While the initial idea of The Lego Movie was, at first, somewhat of an odd one, the final product was one of the highlights of recent family cinema so it wasn’t surprising when a sequel was announced fairly swiftly.
The fact that this sequel would be The Lego Batman Movie, focussing on the Lego version of the DC superhero, a highlight of The Lego Movie but ultimately a bit part, just added to the surprises around the franchise.
Opening with Batman foiling one of The Joker’s schemes to destroy Gotham, all the tropes of Batman are quickly established, but added to this is the knowing, post-modern humour that made this Batman such a highlight of the previous film.

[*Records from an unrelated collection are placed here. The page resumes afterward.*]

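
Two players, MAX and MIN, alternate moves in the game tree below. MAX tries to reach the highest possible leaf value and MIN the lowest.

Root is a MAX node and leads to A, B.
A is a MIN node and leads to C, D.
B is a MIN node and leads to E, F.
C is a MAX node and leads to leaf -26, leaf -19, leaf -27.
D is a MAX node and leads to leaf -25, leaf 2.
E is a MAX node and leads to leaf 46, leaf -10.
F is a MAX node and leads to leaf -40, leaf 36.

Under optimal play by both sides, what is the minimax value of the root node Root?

C (MAX): max(-26, -19, -27) = -19
D (MAX): max(-25, 2) = 2
A (MIN): min(-19, 2) = -19
E (MAX): max(46, -10) = 46
F (MAX): max(-40, 36) = 36
B (MIN): min(46, 36) = 36
Root (MAX): max(-19, 36) = 36

36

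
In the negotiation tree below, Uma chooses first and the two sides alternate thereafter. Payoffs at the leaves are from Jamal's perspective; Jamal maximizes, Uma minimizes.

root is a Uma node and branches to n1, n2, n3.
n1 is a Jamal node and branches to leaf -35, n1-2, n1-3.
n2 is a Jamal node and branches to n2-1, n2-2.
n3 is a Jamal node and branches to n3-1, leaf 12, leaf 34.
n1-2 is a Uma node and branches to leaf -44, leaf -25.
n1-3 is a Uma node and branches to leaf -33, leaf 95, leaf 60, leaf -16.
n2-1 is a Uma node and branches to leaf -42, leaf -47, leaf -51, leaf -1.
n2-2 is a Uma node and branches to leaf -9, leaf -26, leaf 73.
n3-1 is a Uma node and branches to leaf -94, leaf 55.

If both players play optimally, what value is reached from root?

n1-2 (Uma): min(-44, -25) = -44
n1-3 (Uma): min(-33, 95, 60, -16) = -33
n1 (Jamal): max(-35, -44, -33) = -33
n2-1 (Uma): min(-42, -47, -51, -1) = -51
n2-2 (Uma): min(-9, -26, 73) = -26
n2 (Jamal): max(-51, -26) = -26
n3-1 (Uma): min(-94, 55) = -94
n3 (Jamal): max(-94, 12, 34) = 34
root (Uma): min(-33, -26, 34) = -33

-33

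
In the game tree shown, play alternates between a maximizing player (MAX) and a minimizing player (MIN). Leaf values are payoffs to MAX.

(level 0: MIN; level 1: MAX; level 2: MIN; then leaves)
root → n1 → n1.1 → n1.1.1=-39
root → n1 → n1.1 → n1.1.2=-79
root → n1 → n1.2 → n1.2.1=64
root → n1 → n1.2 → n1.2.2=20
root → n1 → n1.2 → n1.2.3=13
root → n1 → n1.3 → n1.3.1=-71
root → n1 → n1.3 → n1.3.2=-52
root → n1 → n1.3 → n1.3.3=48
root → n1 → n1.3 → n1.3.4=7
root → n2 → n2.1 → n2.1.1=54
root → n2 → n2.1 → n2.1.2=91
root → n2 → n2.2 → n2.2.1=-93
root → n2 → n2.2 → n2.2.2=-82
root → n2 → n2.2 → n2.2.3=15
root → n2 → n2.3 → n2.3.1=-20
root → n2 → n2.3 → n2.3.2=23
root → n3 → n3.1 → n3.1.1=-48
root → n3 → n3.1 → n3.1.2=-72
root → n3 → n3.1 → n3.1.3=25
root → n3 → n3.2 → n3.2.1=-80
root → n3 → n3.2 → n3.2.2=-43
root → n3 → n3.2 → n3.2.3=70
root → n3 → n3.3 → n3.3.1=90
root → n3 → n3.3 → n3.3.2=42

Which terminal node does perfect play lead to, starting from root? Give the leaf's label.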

The first chunk of the film relies heavily on this and, while the action, animation and characters are well done it’s the reference heavy humour that is its strong suit.
After this of course a plot is required to fill out the rest of the movie and really this is the film’s weakest element. It tries to balance a further nefarious plan from The Joker with a focus on Batman’s ever-present loneliness including the introduction of a new cinematic Robin, but all with a suitably lighthearted tone (this certainly isn’t Ben Affleck’s dark and brooding version of the character from Batman Vs Superman).
While it’s still fun the slightly forced plot causes the middle section to drag a bit and it is more predictable, both in terms of story and jokes, than it could have been.
The final act brings the same feel as the first back, closing things on a high point with nods to all the previous screen versions of Batman, including the often overlooked 1960s Adam West incarnation, along with guest appearances from pretty much every villainous character Lego have licence to use from Daleks to Voldemort and way beyond.
As a whole the voice cast are very good with Will Arnett’s Batman being an excellent standout. However, while Zach Galifianakis does a good turn as Joker, it’s hard to escape the fact he simply isn’t Mark Hamill who has been the most consistently effective versions of the character, vocally at least.
While it doesn’t quite live up to The Lego Movie, I’m not sure how it could as that film’s inventiveness is of course being replicated here to some degree, The Lego Batman Movie is none-the-less great fun with enough to appeal to all the family on various levels and with enough surprises to, mostly, keep it going along very well if not quite being the standout many had hoped for.